7. Please format your papers and assignments properly Quite honestly, it is easier for me to grade your work if it is clearly and simply formatted. I grade lots of papers and it simply makes it easier for me to work my way through them if the margins and font sizes are as I ask. I know this is selfish, but I’m sorry.

With that said I should note that paying attention to these details will help you in your future life, because (after all) details matter. However, I’m also aware that nearly every professor asks for different requirements (formatting, citation, length, and even writing style) based on their discipline. Its confusing. I know. But, please help me out on this one.

8. Develop a voice and write often. If I can impart one lesson to students it is this:  Don’t write like your professors do in the books and journals that you’ve been assigned in class. Professors think they’re good writers, but they’re not necessarily models of brilliant communication. Don’t get me wrong. Some professors are billiant writers. Some aren’t, and even the mediocre writers (like me) are usually capable wordsmiths.  No indeed. T he problem is that our academic disciplines have strange rules that sometimes twist our talents into contorted shapes.  Also, most weren’t formally trained as writers. To the degree that we learned to write, we did so through writing–and lots of it. And, that is my advice here. Write. Lots and lots.

By the way, I”m aware that this seems to run counter to item 5 above about my commenting on your writing.  If that’s what you’re thinking, well you’d be correct.

That is why I’m advising you to write as much as possible. Produce unadorned prose. Write simple sentences. Write using clear and precise subjects and verbs.  Try to find your voice and develop a perspective. Engage me and my colleagues in helping you to do this. Writing is a powerful tool; writing is a form of thinking. Use your courses to write all the time, and to develop this skill (sometimes in spite of me and my colleagues.)

9. I want you to learn. One of the most difficult things about knowledge is to recognize that we construct it–as individuals, members of learning communities, and members of societies. If I can help you to understand this, then we can explore lots of really cool ideas together.
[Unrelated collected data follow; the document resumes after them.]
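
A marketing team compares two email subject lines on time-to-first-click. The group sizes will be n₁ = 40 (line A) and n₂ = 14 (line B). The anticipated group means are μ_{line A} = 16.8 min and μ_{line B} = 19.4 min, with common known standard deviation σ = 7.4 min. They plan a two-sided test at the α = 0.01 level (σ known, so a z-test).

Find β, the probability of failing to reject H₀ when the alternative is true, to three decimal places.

β ≈ 0.926

Standardized effect: d = |μ_{line A} − μ_{line B}| / σ = |16.8 − 19.4| / 7.4 = 0.3514
Noncentrality parameter: δ = d / √(1/n₁ + 1/n₂) = 0.3514 / √(1/40 + 1/14) = 1.1315
Critical value for a two-sided test at α = 0.01: z_{α/2} = 2.576.
Power = Φ(δ − 2.576) + Φ(−δ − 2.576) = Φ(-1.444) + Φ(-3.707) = 0.0743 + 0.0001 = 0.0744.
Type II error: β = 1 − power = 1 − 0.0744 = 0.9256.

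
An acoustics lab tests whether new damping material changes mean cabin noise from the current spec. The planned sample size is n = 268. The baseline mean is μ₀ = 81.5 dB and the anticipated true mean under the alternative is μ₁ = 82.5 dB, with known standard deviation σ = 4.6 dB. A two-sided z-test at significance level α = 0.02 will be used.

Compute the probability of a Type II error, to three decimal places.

β ≈ 0.109

Standardized effect: d = |μ₁ − μ₀| / σ = |82.5 − 81.5| / 4.6 = 0.2174
Noncentrality parameter: δ = d·√n = 0.2174 × √268 = 3.5588
Critical value for a two-sided test at α = 0.02: z_{α/2} = 2.326.
Power = Φ(δ − 2.326) + Φ(−δ − 2.326) = Φ(1.233) + Φ(-5.885) = 0.8911 + 0.0000 = 0.8911.
Type II error: β = 1 − power = 1 − 0.8911 = 0.1089.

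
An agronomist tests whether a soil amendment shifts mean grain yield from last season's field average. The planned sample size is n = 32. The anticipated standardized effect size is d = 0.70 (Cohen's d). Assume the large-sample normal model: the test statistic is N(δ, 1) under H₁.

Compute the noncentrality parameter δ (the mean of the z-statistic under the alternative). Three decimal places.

δ = d·√n = 0.70 × √32 = 3.9598

δ ≈ 3.960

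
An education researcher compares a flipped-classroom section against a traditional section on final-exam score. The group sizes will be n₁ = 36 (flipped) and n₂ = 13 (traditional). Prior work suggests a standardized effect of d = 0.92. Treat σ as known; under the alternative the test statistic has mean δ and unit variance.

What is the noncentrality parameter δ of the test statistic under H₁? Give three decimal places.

δ ≈ 2.843

The noncentrality parameter scales effect size by the design's sample-size factor: δ = d / √(1/n₁ + 1/n₂) = 0.92 / √(1/36 + 1/13) = 2.8432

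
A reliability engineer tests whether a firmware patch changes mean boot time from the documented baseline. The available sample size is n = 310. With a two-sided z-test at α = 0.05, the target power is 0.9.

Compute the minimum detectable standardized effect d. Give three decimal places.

d ≈ 0.184

Required noncentrality: δ = z_{0.025} + z_{0.10} = 1.960 + 1.282 = 3.242.
(Lower-tail contribution to power is negligible for δ > 0.)
δ = d·√n ⇒ d = δ/√n = 3.242/√310 = 0.1841.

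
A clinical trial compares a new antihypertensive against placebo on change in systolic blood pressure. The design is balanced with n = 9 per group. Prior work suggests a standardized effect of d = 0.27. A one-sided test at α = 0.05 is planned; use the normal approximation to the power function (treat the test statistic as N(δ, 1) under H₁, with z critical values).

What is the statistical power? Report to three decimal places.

Power ≈ 0.142

Noncentrality parameter: δ = d·√(n/2) = 0.27 × √(9/2) = 0.5728
Critical value for a one-sided test at α = 0.05: z_α = 1.645.
Power = P(Z > 1.645 − δ) = Φ(-1.072) = 0.1418.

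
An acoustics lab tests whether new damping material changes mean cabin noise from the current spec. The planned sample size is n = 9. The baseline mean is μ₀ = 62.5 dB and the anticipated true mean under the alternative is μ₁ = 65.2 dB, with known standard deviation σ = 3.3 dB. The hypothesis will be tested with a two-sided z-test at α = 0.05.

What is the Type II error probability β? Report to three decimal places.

Standardized effect: d = |μ₁ − μ₀| / σ = |65.2 − 62.5| / 3.3 = 0.8182
Noncentrality parameter: δ = d·√n = 0.8182 × √9 = 2.4545
Two-sided α = 0.05 → critical value z_{0.025} = 1.960.
Power = Φ(δ − 1.960) + Φ(−δ − 1.960) = Φ(0.495) + Φ(-4.415) = 0.6896 + 0.0000 = 0.6896.
Type II error: β = 1 − power = 1 − 0.6896 = 0.3104.

β ≈ 0.310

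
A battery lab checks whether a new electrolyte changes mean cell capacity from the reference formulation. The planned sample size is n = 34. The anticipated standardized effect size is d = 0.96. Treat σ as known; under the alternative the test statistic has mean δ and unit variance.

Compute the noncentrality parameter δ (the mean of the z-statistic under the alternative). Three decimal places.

δ ≈ 5.598

δ = d·√n = 0.96 × √34 = 5.5977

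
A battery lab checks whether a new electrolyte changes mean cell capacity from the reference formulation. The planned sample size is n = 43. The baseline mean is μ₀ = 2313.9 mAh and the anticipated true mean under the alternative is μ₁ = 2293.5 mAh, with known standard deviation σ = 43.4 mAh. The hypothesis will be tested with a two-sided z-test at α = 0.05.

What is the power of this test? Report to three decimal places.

Power ≈ 0.869

Standardized effect: d = |μ₁ − μ₀| / σ = |2293.5 − 2313.9| / 43.4 = 0.4700
Noncentrality parameter: δ = d·√n = 0.4700 × √43 = 3.0823
Two-sided α = 0.05 → critical value z_{0.025} = 1.960.
Power = Φ(δ − 1.960) + Φ(−δ − 1.960) = Φ(1.122) + Φ(-5.042) = 0.8691 + 0.0000 = 0.8691.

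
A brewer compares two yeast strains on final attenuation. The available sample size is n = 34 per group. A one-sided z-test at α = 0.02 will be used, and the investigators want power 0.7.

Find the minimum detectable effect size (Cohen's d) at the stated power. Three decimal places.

Need Φ(δ − 2.054) = 0.7, so δ = 2.054 + 0.524 = 2.578.
δ = d·√(n/2) ⇒ d = δ/√(n/2) = 2.578/√(34/2) = 0.6253.

d ≈ 0.625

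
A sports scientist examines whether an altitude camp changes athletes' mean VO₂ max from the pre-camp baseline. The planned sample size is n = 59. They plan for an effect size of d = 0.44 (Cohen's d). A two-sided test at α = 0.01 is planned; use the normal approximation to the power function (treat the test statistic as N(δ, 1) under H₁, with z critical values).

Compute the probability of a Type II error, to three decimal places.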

And, we can begin to distinguish between evidence and argument, and how evidence is deployed to make arguments. Once you have this down, it is possible that you’ll become Keanu Reeves–or at least like Neo in the Matrix, transforming reality as you go. Or, maybe the world will become a more interesting place. Either way, this one would be a win for both of us.

10. College is a tremendous opportunity. At no other time in your life will you be able to engage ideas and learning as a full-time activity. Enjoy college and let me help you discover more about yourself and/or the rather extraordinary universe in which we live.

11. Ask for the list of “dos” from your professors. As a final thought, let me note that when your professors treat you like an inmate in a penal institution by giving you long lists that start with “don’t,” ask them to give you affirmative lists of “dos.” Tell them you want positive reinforcement because it improves learning. Tell them you want your professors to open up the world and not close it off. Tell them you’d like them to start with the assumption you’re engaged and interested in learning.